United Nations can't make Hindi an official language: Sushma Swaraj

External Affairs Minister Sushma Swaraj on Wednesday snubbed Congress MP Shashi Tharoor in Lok Sabha for questioning the rationale of the government's efforts to get Hindi official language status at the United Nations. PTI file

External Affairs Minister Sushma Swaraj on Wednesday snubbed Congress MP Shashi Tharoor in Lok Sabha for questioning the rationale of the government's efforts to get Hindi official language status at the United Nations. PTI file

Tharoor made the remark after two Bharatiya Janata Party MPs asked External Affairs Minister Sushma Swaraj in Parliament about the steps taken to make Hindi an official language at the UN.

Besides, all member nations will have to bear the cost of making Hindi one of the official languages of the UN.

Shashi Tharoor, against this move, asked why Hindi had to be pushed as the official language when it was not even the national language of India.

According to United Nations procedure, two-thirds of the 193 members of the United Nations (or 129 members) will need to vote in favour of making Hindi an official language, and share the financial burdens of doing so. "But when the issue of bearing the expenses comes, many small nations become hesitant which has led to a big hurdle in making Hindi an official language of the UN", she said.

Sushma Swaraj, claimed that Tharoor was being ignorant, telling him that if he thinks that Hindi language is only spoken in India, then he is being ignorant about the reach of the language. "Hindi is not the national language, it is an official language".

Replying to a written question in the Rajya Sabha on whether construction of dams by China on the tributaries of the Brahmaputra has contaminated its waters, the minister said the government has noted the Chinese foreign ministry's statement denying such a link and that it was caused by an natural disaster in the region and was not a manmade incident. Seeking to promote Hindi raises an important question.

"The question is what goal is being served by this", he added.

"The question is what goal is being served by this".

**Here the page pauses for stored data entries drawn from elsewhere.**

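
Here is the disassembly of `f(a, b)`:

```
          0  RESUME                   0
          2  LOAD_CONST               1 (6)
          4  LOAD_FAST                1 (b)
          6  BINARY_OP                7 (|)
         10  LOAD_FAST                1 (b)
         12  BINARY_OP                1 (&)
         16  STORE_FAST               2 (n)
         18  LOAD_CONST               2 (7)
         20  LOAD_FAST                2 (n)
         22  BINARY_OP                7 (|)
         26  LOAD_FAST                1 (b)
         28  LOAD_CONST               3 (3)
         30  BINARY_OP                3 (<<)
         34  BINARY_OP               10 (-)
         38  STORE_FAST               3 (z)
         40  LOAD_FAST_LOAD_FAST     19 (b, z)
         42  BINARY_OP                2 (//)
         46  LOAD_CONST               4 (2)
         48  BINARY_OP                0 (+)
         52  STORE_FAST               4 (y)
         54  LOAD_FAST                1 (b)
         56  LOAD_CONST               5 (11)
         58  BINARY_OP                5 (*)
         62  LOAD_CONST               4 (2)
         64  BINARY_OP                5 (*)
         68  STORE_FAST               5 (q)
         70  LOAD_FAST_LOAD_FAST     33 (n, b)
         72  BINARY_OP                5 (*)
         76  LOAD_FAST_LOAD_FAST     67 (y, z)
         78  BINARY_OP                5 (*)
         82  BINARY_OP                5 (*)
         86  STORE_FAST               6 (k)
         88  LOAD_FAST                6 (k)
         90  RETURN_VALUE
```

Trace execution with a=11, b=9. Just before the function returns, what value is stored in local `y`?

LOAD_CONST → push 6. Stack: [6]
LOAD_FAST b → push 9. Stack: [6, 9]
BINARY_OP | → 6 | 9 = 15. Stack: [15]
LOAD_FAST b → push 9. Stack: [15, 9]
BINARY_OP & → 15 & 9 = 9. Stack: [9]
STORE_FAST n → n=9. Stack: []
LOAD_CONST → push 7. Stack: [7]
LOAD_FAST n → push 9. Stack: [7, 9]
BINARY_OP | → 7 | 9 = 15. Stack: [15]
LOAD_FAST b → push 9. Stack: [15, 9]
LOAD_CONST → push 3. Stack: [15, 9, 3]
BINARY_OP << → 9 << 3 = 72. Stack: [15, 72]
BINARY_OP - → 15 - 72 = -57. Stack: [-57]
STORE_FAST z → z=-57. Stack: []
LOAD_FAST_LOAD_FAST b,z → push 9,-57. Stack: [9, -57]
BINARY_OP // → 9 // -57 = -1. Stack: [-1]
LOAD_CONST → push 2. Stack: [-1, 2]
BINARY_OP + → -1 + 2 = 1. Stack: [1]
STORE_FAST y → y=1. Stack: []
LOAD_FAST b → push 9. Stack: [9]
LOAD_CONST → push 11. Stack: [9, 11]
BINARY_OP * → 9 * 11 = 99. Stack: [99]
LOAD_CONST → push 2. Stack: [99, 2]
BINARY_OP * → 99 * 2 = 198. Stack: [198]
STORE_FAST q → q=198. Stack: []
LOAD_FAST_LOAD_FAST n,b → push 9,9. Stack: [9, 9]
BINARY_OP * → 9 * 9 = 81. Stack: [81]
LOAD_FAST_LOAD_FAST y,z → push 1,-57. Stack: [81, 1, -57]
BINARY_OP * → 1 * -57 = -57. Stack: [81, -57]
BINARY_OP * → 81 * -57 = -4617. Stack: [-4617]
STORE_FAST k → k=-4617. Stack: []
LOAD_FAST k → push -4617. Stack: [-4617]
RETURN_VALUE → return -4617.

1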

He further added that any future Foreign Ministers and Prime Ministers who did not prefer to communicate in Hindi, would be put in a hard spot and that would be unfair. "If tomorrow someone from Tamil Nadu or from West Bengal becomes the Prime Minister, why should we force him to speak in Hindi at the United Nations", he asked.

"The government has to defend its position". "All the.countries where there have been Indian origin rulers - Mauritius, Fiji, Surinam, Trinidad and Tobago, and Ghana - there are Indian-origin Hindi-speaking people too".

The statement did not go well with several members of the treasury benches who raised the pitch in protest.

Currently, there are 22 scheduled languages in India, and a large number of people speak in languages other than Hindi.

"The pre-printed portion of the passport is already in Hindi and English languages".

Union External Affairs Minister Sushma Swaraj on Friday arrived in Indonesia after having "a productive engagement" in Thailand.